Метро Проспект Луначарского

Андрей Головин
   Это был один из тех вечеров, которые легко просачиваются сквозь реальность, и ты что-то ищешь, не осмысливая зачем, одновременно удивляясь происходящему, как будто всё остальное уже объяснено. Именно так золотистый чипс, хрустнув на зубах ароматным картофелем, нашёптывает мозгам убаюкивающую сказку настоящего, в то время как само оно потихоньку исчезает, застывая цифрами сбывшихся дат.
   ……………………
   Передо мною расстилался город, непрестанно скрещивающий усилители вкусов, ароматизаторы интонаций, загустители размышлений, разрыхлители осязаний. В нём, как лакмусовые бумажки, проявлялись призрачные аэрозоли ожидания, наполненные завораживающей женской интуицией и объективной мужской реальностью.

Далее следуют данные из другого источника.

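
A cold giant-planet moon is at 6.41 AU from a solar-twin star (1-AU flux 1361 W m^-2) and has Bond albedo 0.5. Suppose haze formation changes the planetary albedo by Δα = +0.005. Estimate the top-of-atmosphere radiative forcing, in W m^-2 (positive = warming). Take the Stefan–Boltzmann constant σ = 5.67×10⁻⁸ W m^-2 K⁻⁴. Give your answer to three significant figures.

Flux at the orbit: S = 1361/(6.41)² = 33.12 W m^-2.
The change in absorbed flux is Δ[S(1−α)/4] = −SΔα/4 = -0.04140 W m^-2.

-0.0414 W m^-2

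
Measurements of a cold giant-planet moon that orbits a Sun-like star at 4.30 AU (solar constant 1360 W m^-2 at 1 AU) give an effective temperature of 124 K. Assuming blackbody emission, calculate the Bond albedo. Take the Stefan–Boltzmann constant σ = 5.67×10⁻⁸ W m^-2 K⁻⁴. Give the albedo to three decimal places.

0.271

By the inverse-square law, S = 1360/4.30² = 73.55 W m^-2.
From σT⁴ = S(1−α)/4 we invert for α: 1−α = 4σT⁴/S.
4σT⁴ = 4·5.67×10⁻⁸·(124)⁴ = 53.62 W m^-2.
1−α = 53.62/73.55 = 0.7290, so α = 0.2710.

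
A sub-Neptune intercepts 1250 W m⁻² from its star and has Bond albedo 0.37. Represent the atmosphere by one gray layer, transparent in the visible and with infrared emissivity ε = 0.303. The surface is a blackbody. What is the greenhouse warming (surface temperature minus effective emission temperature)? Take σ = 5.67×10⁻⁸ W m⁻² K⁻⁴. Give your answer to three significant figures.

10.2 K

At the top of the atmosphere, σT_e⁴ = S(1−α)/4 = 196.9 W m⁻², giving T_e = 242.7 K.
The surface balance (absorbed SW + ε·downward IR = σT_s⁴) with T_a⁴ = T_s⁴/2 reduces to T_s = T_e·[2/(2−ε)]^¼ = 252.9 K.
Greenhouse warming: T_s − T_e = 10.18 K.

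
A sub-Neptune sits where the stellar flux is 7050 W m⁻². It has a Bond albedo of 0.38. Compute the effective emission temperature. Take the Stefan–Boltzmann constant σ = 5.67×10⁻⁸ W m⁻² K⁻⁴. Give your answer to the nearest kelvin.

The planet absorbs (1−α)S over its disc πR² and re-emits over 4πR², so the mean absorbed flux is (1−0.38)·7050/4 = 1093 W m⁻².
Set σT⁴ = 1093 → T = (1093/σ)^(1/4) = 372.6 K.

373 kelvin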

Действительность, замутненная симулякрами «идентичного натуральному», разбавленная полутонами визуализации дисней-лэндовских «миксов», очаровывала сознание постижимостью бесконечного. Она переадресовывала посвящённым концентрат тайной сущности мегаполиса, сопряжённый с аэропланным мерцанием Гласа, магией Грина, намёками Кастанеды и чем-то ещё, всегда ускользающим за рамки понимания и двери восприятия.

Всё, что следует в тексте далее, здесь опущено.